Os olhares de gozo magoavam-me. Por vezes faziam-me sentir tão pequena, mas tão pequena, como se fosse do tamanho de uma pequena formiga indefesa…
- Se pensas que algum dia vais ser promovida, esquece lá isso! Só vais ser promovida no dia de s. Nunca à tarde!
Eu bem os ouvia a falarem assim uns para os outros, mas eu sabia que era para mim que falavam. Eram dissimulados mas não o suficiente. Conseguia perceber perfeitamente que queriam que eu ouvisse. Que me eram dirigidas sem no entanto o admitirem.
Depois eu sentava-me na minha pequena secretária, rodeada por outras pequenas secretárias, onde esses mesmos colegas se sentavam, olhando-me, controlando-me, humilhando-me com risos escarninhos e piadas estúpidas.
A noite as suas palavras e risos maus continuavam a ecoar na minha cabeça uma vez e outra, uma vez e outra, até que entravam pelos meus pesadelos dentro acompanhando-me pelo resto da noite. Depois de manha tinha que lá voltar, à rotina, aos colegas. Aturar as caras de gozo, a maledicência, a rudeza daquela gente. Era um suplício. Era um sacrifício.
Era um sacrifício que se repetia uma vez e outra, uma vez e outra, semanas, meses, Outono, inverno…depois um dia aconteceu alguma coisa de estranho que ainda hoje não sei explicar…

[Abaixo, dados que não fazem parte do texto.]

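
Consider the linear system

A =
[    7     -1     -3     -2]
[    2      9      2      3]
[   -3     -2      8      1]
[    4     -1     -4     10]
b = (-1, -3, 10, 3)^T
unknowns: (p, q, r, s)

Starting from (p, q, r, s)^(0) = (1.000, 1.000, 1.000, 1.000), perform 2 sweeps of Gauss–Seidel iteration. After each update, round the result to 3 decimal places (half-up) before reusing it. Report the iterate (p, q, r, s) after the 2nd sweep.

Iteration 1:
  p = (-1 - (-1)·1.000 - (-3)·1.000 - (-2)·1.000) / (7) = 0.714
  q = (-3 - (2)·0.714 - (2)·1.000 - (3)·1.000) / (9) = -1.048
  r = (10 - (-3)·0.714 - (-2)·-1.048 - (1)·1.000) / (8) = 1.131
  s = (3 - (4)·0.714 - (-1)·-1.048 - (-4)·1.131) / (10) = 0.362
Iteration 2:
  p = (-1 - (-1)·-1.048 - (-3)·1.131 - (-2)·0.362) / (7) = 0.296
  q = (-3 - (2)·0.296 - (2)·1.131 - (3)·0.362) / (9) = -0.771
  r = (10 - (-3)·0.296 - (-2)·-0.771 - (1)·0.362) / (8) = 1.123
  s = (3 - (4)·0.296 - (-1)·-0.771 - (-4)·1.123) / (10) = 0.554

(0.296, -0.771, 1.123, 0.554)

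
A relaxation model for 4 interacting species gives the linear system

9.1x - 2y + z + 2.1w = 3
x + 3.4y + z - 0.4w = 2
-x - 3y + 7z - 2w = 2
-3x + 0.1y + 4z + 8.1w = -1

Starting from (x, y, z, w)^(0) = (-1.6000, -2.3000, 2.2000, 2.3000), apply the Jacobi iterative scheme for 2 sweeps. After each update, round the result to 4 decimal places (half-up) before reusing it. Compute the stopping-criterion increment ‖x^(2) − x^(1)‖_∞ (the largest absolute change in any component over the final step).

Iteration 1:
  x = (3 - (-2)·-2.3000 - (1)·2.2000 - (2.1)·2.3000) / (9.1) = -0.9484
  y = (2 - (1)·-1.6000 - (1)·2.2000 - (-0.4)·2.3000) / (3.4) = 0.6824
  z = (2 - (-1)·-1.6000 - (-3)·-2.3000 - (-2)·2.3000) / (7) = -0.2714
  w = (-1 - (-3)·-1.6000 - (0.1)·-2.3000 - (4)·2.2000) / (8.1) = -1.7741
Iteration 2:
  x = (3 - (-2)·0.6824 - (1)·-0.2714 - (2.1)·-1.7741) / (9.1) = 0.9189
  y = (2 - (1)·-0.9484 - (1)·-0.2714 - (-0.4)·-1.7741) / (3.4) = 0.7383
  z = (2 - (-1)·-0.9484 - (-3)·0.6824 - (-2)·-1.7741) / (7) = -0.0642
  w = (-1 - (-3)·-0.9484 - (0.1)·0.6824 - (4)·-0.2714) / (8.1) = -0.3491
Change: (1.8673, 0.0559, 0.2072, 1.4250) → max |·| = 1.8673

1.8673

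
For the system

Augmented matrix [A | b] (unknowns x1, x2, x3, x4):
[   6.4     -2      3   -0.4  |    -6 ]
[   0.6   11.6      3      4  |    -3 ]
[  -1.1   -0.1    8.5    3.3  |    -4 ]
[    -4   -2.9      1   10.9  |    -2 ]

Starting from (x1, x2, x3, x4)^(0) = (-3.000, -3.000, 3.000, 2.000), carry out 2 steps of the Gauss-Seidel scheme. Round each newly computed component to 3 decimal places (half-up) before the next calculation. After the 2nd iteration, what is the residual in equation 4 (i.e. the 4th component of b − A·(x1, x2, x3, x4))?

0.002

Iteration 1:
  x1 = (-6 - (-2)·-3.000 - (3)·3.000 - (-0.4)·2.000) / (6.4) = -3.156
  x2 = (-3 - (0.6)·-3.156 - (3)·3.000 - (4)·2.000) / (11.6) = -1.561
  x3 = (-4 - (-1.1)·-3.156 - (-0.1)·-1.561 - (3.3)·2.000) / (8.5) = -1.674
  x4 = (-2 - (-4)·-3.156 - (-2.9)·-1.561 - (1)·-1.674) / (10.9) = -1.603
Iteration 2:
  x1 = (-6 - (-2)·-1.561 - (3)·-1.674 - (-0.4)·-1.603) / (6.4) = -0.741
  x2 = (-3 - (0.6)·-0.741 - (3)·-1.674 - (4)·-1.603) / (11.6) = 0.765
  x3 = (-4 - (-1.1)·-0.741 - (-0.1)·0.765 - (3.3)·-1.603) / (8.5) = 0.065
  x4 = (-2 - (-4)·-0.741 - (-2.9)·0.765 - (1)·0.065) / (10.9) = -0.258
Residual b − A·x = (-0.026, -10.592, -4.440, 0.002)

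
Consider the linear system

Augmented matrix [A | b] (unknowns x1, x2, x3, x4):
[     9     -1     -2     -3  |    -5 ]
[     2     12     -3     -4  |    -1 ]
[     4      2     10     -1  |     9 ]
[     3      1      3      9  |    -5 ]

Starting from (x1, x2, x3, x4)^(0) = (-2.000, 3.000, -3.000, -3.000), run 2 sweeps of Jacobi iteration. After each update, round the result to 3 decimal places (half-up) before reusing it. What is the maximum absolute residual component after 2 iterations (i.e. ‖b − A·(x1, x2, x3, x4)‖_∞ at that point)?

11.598

Iteration 1:
  x1 = (-5 - (-1)·3.000 - (-2)·-3.000 - (-3)·-3.000) / (9) = -1.889
  x2 = (-1 - (2)·-2.000 - (-3)·-3.000 - (-4)·-3.000) / (12) = -1.500
  x3 = (9 - (4)·-2.000 - (2)·3.000 - (-1)·-3.000) / (10) = 0.800
  x4 = (-5 - (3)·-2.000 - (1)·3.000 - (3)·-3.000) / (9) = 0.778
Iteration 2:
  x1 = (-5 - (-1)·-1.500 - (-2)·0.800 - (-3)·0.778) / (9) = -0.285
  x2 = (-1 - (2)·-1.889 - (-3)·0.800 - (-4)·0.778) / (12) = 0.691
  x3 = (9 - (4)·-1.889 - (2)·-1.500 - (-1)·0.778) / (10) = 2.033
  x4 = (-5 - (3)·-1.889 - (1)·-1.500 - (3)·0.800) / (9) = -0.026
Residual b − A·x = (2.244, -2.727, -11.598, -10.701); ∞-norm = 11.598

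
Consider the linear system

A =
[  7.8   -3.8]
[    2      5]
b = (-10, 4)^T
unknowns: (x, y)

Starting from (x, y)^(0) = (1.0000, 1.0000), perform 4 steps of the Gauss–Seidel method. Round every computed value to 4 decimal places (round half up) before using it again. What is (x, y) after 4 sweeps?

Iteration 1:
  x = (-10 - (-3.8)·1.0000) / (7.8) = -0.7949
  y = (4 - (2)·-0.7949) / (5) = 1.1180
Iteration 2:
  x = (-10 - (-3.8)·1.1180) / (7.8) = -0.7374
  y = (4 - (2)·-0.7374) / (5) = 1.0950
Iteration 3:
  x = (-10 - (-3.8)·1.0950) / (7.8) = -0.7486
  y = (4 - (2)·-0.7486) / (5) = 1.0994
Iteration 4:
  x = (-10 - (-3.8)·1.0994) / (7.8) = -0.7464
  y = (4 - (2)·-0.7464) / (5) = 1.0986

(-0.7464, 1.0986)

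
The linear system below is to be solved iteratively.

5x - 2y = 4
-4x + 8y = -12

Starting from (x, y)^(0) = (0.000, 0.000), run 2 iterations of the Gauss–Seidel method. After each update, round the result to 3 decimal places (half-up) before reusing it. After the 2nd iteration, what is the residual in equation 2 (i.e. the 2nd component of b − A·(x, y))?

Iteration 1:
  x = (4 - (-2)·0.000) / (5) = 0.800
  y = (-12 - (-4)·0.800) / (8) = -1.100
Iteration 2:
  x = (4 - (-2)·-1.100) / (5) = 0.360
  y = (-12 - (-4)·0.360) / (8) = -1.320
Residual b − A·x = (-0.440, 0.000)

0.000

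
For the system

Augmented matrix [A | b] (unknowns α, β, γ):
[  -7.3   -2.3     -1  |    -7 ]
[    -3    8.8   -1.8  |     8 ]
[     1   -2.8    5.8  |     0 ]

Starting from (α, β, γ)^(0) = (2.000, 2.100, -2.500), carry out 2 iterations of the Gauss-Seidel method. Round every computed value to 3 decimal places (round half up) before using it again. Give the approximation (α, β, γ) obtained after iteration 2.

(0.739, 1.199, 0.451)

Iteration 1:
  α = (-7 - (-2.3)·2.100 - (-1)·-2.500) / (-7.3) = 0.640
  β = (8 - (-3)·0.640 - (-1.8)·-2.500) / (8.8) = 0.616
  γ = (0 - (1)·0.640 - (-2.8)·0.616) / (5.8) = 0.187
Iteration 2:
  α = (-7 - (-2.3)·0.616 - (-1)·0.187) / (-7.3) = 0.739
  β = (8 - (-3)·0.739 - (-1.8)·0.187) / (8.8) = 1.199
  γ = (0 - (1)·0.739 - (-2.8)·1.199) / (5.8) = 0.451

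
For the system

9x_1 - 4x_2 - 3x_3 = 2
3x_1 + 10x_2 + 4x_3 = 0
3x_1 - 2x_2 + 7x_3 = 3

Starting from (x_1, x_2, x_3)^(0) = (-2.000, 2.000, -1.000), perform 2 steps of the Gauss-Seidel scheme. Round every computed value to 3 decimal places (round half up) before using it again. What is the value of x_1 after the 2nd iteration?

0.344

Iteration 1:
  x_1 = (2 - (-4)·2.000 - (-3)·-1.000) / (9) = 0.778
  x_2 = (0 - (3)·0.778 - (4)·-1.000) / (10) = 0.167
  x_3 = (3 - (3)·0.778 - (-2)·0.167) / (7) = 0.143
Iteration 2:
  x_1 = (2 - (-4)·0.167 - (-3)·0.143) / (9) = 0.344
  x_2 = (0 - (3)·0.344 - (4)·0.143) / (10) = -0.160
  x_3 = (3 - (3)·0.344 - (-2)·-0.160) / (7) = 0.235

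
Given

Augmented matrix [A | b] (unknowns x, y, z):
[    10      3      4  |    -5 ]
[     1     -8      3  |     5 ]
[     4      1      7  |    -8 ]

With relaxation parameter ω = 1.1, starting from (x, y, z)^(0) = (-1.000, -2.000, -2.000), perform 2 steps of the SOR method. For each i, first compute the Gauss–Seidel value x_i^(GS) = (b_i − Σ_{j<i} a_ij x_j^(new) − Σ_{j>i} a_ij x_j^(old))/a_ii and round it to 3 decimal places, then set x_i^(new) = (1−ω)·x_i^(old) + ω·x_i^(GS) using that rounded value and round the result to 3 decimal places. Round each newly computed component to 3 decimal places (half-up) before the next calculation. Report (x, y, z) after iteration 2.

(0.411, -1.159, -1.177)

Iteration 1:
  x: GS value = (-5 - (3)·-2.000 - (4)·-2.000) / (10) = 0.900;  x ← (1−ω)·-1.000 + ω·0.900 = 1.090
  y: GS value = (5 - (1)·1.090 - (3)·-2.000) / (-8) = -1.239;  y ← (1−ω)·-2.000 + ω·-1.239 = -1.163
  z: GS value = (-8 - (4)·1.090 - (1)·-1.163) / (7) = -1.600;  z ← (1−ω)·-2.000 + ω·-1.600 = -1.560
Iteration 2:
  x: GS value = (-5 - (3)·-1.163 - (4)·-1.560) / (10) = 0.473;  x ← (1−ω)·1.090 + ω·0.473 = 0.411
  y: GS value = (5 - (1)·0.411 - (3)·-1.560) / (-8) = -1.159;  y ← (1−ω)·-1.163 + ω·-1.159 = -1.159
  z: GS value = (-8 - (4)·0.411 - (1)·-1.159) / (7) = -1.212;  z ← (1−ω)·-1.560 + ω·-1.212 = -1.177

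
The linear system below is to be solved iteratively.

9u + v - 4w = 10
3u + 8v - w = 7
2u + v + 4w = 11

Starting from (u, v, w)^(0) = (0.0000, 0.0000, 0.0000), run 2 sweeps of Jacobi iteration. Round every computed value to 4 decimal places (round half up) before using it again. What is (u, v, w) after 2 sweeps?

(2.2361, 0.8021, 1.9757)

Iteration 1:
  u = (10 - (1)·0.0000 - (-4)·0.0000) / (9) = 1.1111
  v = (7 - (3)·0.0000 - (-1)·0.0000) / (8) = 0.8750
  w = (11 - (2)·0.0000 - (1)·0.0000) / (4) = 2.7500
Iteration 2:
  u = (10 - (1)·0.8750 - (-4)·2.7500) / (9) = 2.2361
  v = (7 - (3)·1.1111 - (-1)·2.7500) / (8) = 0.8021
  w = (11 - (2)·1.1111 - (1)·0.8750) / (4) = 1.9757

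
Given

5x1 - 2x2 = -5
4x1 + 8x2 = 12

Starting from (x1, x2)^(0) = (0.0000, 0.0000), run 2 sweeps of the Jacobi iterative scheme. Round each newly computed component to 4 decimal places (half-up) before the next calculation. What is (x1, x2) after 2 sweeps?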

Vinha a subir as escadas íngremes de acesso ao escritório quando algo me chamou a atenção. O calendário marcava 30 de Fevereiro! Na altura ia tão deprimida que apenas achei que era mais uma brincadeira parva dos meus colegas. Avancei até ao cimo das escadas e encontrei a telefonista, uma das línguas mais mordazes.
- Bom dia menina angélica.
Que espanto, ela nunca me tinha cumprimentado assim!
- Bom dia menina Angélica, como está?
Era o Filipe da contabilidade. Estão todos no gozo, pensei eu.
- Menina Angélica, bom dia. Quer que lhe leve o café ao seu gabinete já?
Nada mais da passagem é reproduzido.